Recorrió lentamente a las orillas del rancho con el sol en lo alto, tenía que regresar, copo de nieve debía tomar agua y ella comer algo, aunque no tuviera hambre. Detuvo a su caballo cuando notó un par de ardillas correr, había pasado mucho tiempo desde que vio una por última vez.
Regresó al rancho sedienta, acomodó a su caballo en su establo, le quitó la montura y le ofreció agua.
—Perdóname —dijo levemente mientras lo acariciaba, se sentía culpable de haberlo sacado así.
Tomó asiento sobre una paca de alfalfa y esperó, realmente ni ella misma sabía qué, pero entrar a la casa era enfrentarse a una realidad que no deseaba afrontar. Un niño recién nacido hijo de un hombre lobo. ¿Qué podían hacer ellos? La vida allí era difícil, con un niño las cosas se triplicarían. Sin embargo, abandonarlo sería igual de cruel que dejarlo vivir en esas tierras decadentes.
—Mi mamá te vio regresar —exclamó Josefa dejándose caer a su lado.
—No tengo humor de entrar a la casa —dijo con poca energía.
—Ximena es una desgraciada —declaró su mejor amiga —. Aunque mi madre diga que tiene sus motivos, ella sabe lo que es que tu madre te abandone.

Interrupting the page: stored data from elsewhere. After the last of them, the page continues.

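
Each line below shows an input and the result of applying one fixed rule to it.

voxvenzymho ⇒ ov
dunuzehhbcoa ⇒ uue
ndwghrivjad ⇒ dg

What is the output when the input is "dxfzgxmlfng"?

xz

The rule is to keep every other character starting from the second (positions 2nd, 4th, 6th, ...), then delete the last 3 characters.
Starting from "dxfzgxmlfng": after the first operation, "xzxln"; after the second, "xz".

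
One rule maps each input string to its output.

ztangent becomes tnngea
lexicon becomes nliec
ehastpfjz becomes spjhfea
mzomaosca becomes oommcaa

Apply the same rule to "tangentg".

The pattern: sort the characters into reverse alphabetical order, then delete the first 2 characters.
Doing the same to "tangentg": "nnggea".
(Check on "lexicon": → "xonliec" → "nliec" ✓)

nnggea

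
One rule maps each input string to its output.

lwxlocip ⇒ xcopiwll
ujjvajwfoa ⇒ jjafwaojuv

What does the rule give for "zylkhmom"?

Looking at the pairs, the operation is to swap each adjacent pair of characters (1↔2, 3↔4, ...), then move the first 3 characters to the end (rotate left by 3).
Applying both steps to "zylkhmom": "yzklmhmo", then "lmhmoyzk".
(Check on "lwxlocip": → "wllxcopi" → "xcopiwll" ✓)

lmhmoyzk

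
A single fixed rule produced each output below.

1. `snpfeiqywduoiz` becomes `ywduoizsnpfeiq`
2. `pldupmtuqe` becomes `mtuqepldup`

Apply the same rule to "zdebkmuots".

muotszdebk

What's happening: swap the front and back halves of the string.
So "zdebkmuots" becomes "muotszdebk".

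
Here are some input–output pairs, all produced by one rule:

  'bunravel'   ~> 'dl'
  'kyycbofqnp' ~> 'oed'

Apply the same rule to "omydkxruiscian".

What's happening: shift every letter 10 places backward in the alphabet (wrapping around), then keep one character in every 3, starting at position 3 (positions 3rd, 6th, 9th, ...).
For "omydkxruiscian" the result is "onyy".

onyy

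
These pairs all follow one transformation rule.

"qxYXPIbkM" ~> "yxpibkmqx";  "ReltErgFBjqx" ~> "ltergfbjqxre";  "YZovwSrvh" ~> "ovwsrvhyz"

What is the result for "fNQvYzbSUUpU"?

qvyzbsuupufn

Rule — move the first 2 characters to the end (rotate left by 2), then convert every letter to lowercase.
Working it through for "fNQvYzbSUUpU": intermediate "QvYzbSUUpUfN", final "qvyzbsuupufn".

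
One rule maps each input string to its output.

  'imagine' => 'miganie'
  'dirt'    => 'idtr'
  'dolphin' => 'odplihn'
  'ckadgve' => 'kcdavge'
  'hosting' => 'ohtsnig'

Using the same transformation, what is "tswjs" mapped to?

stjws

The transformation: swap each adjacent pair of characters (1↔2, 3↔4, ...).
On "tswjs" that produces "stjws".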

—Somos mala hierba —pronunció Valentina jalando la alfalfa para jugar con ella entre sus dedos.
—No, tú eres una flor Valentina… una muy peculiar queriendo florecer en esta tierra desértica.

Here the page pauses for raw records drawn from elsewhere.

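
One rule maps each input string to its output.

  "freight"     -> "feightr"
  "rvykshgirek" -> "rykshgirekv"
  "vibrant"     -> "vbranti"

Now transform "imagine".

Looking at the pairs, the operation is to move the first character to the end, then swap the first and last characters.
For "imagine", step one produces "maginei"; step two turns that into "iaginem".

iaginem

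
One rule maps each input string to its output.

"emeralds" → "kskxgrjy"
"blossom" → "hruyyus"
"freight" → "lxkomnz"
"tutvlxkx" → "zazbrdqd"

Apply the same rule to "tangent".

Each output is the input with this applied: shift every letter 6 places forward in the alphabet (wrapping around).
For "tangent" the result is "zgtmktz".

zgtmktz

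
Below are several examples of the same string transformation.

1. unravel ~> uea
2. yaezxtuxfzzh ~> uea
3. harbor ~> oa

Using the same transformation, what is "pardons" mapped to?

oa

What's happening: sort the characters into reverse alphabetical order, then keep only the vowels.
Applying both steps to "pardons": "srponda", then "oa".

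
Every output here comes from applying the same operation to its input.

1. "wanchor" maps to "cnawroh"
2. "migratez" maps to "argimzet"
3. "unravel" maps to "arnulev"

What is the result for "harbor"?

rahrob

In each case the input is transformed by: reverse the string, then move the first 3 characters to the end (rotate left by 3).
On "harbor" that produces "rahrob".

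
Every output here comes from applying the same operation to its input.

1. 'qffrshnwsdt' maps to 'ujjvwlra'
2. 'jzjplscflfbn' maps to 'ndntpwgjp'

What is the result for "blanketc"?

fpero

Rule — shift every letter 4 places forward in the alphabet (wrapping around), then delete the last 3 characters.
Doing the same to "blanketc": "fpero".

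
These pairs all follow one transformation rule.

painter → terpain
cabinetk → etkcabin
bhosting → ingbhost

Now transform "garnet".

In each case the input is transformed by: move the last 3 characters to the front (rotate right by 3).
On "garnet" that produces "netgar".

netgar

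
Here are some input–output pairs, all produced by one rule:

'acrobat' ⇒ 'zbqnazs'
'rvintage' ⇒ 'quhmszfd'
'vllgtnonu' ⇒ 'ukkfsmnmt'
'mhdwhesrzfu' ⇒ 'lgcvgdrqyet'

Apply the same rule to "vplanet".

Rule — shift every letter 1 place backward in the alphabet (wrapping around).
So "vplanet" becomes "uokzmds".

uokzmds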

—Déjate de tonterías —sonrió levemente la castaña. Josefa había logrado su cometido.
—Aunque creas que nadie ve lo que haces, yo si lo hago… —dijo sinceramente mirándola a los ojos. Josefa era su hermana, la única en quien confiaba y por la que daría todo su esfuerzo.
—Tengo cáncer, Jose —confesó y la mirada de Josefa fue turbándose.
—No, Valentina —murmuró en un agudo lamento.
Por más que el médico intentó suavizar la realidad, ella sabía muy bien a lo que se iba a enfrentar, la premura de los estudios, la urgencia por la cirugía. Los folletos, la ayuda psicología que le estaba ofreciendo. No era tonta… estaba enferma.
—Debo operarme…
—Entonces tiene cura —dijo limpiándose las lágrimas del rostro.
—No lo sé… no quiero que papá sepa, con el hijo de Ximena aquí, es más que suficiente para lidiar. Solo tú y Margarita deben saberlo.
—A mamá se le romperá el corazón —indicó limpiándose la nariz.
Valentina no dijo nada más, se dejó caer de espalda para mirar el techo agrietado de la caballeriza, solo si tuviera más tiempo para poder ver ese rancho lleno de vida, era su mayor deseo, ver el rancho colibrí renacer.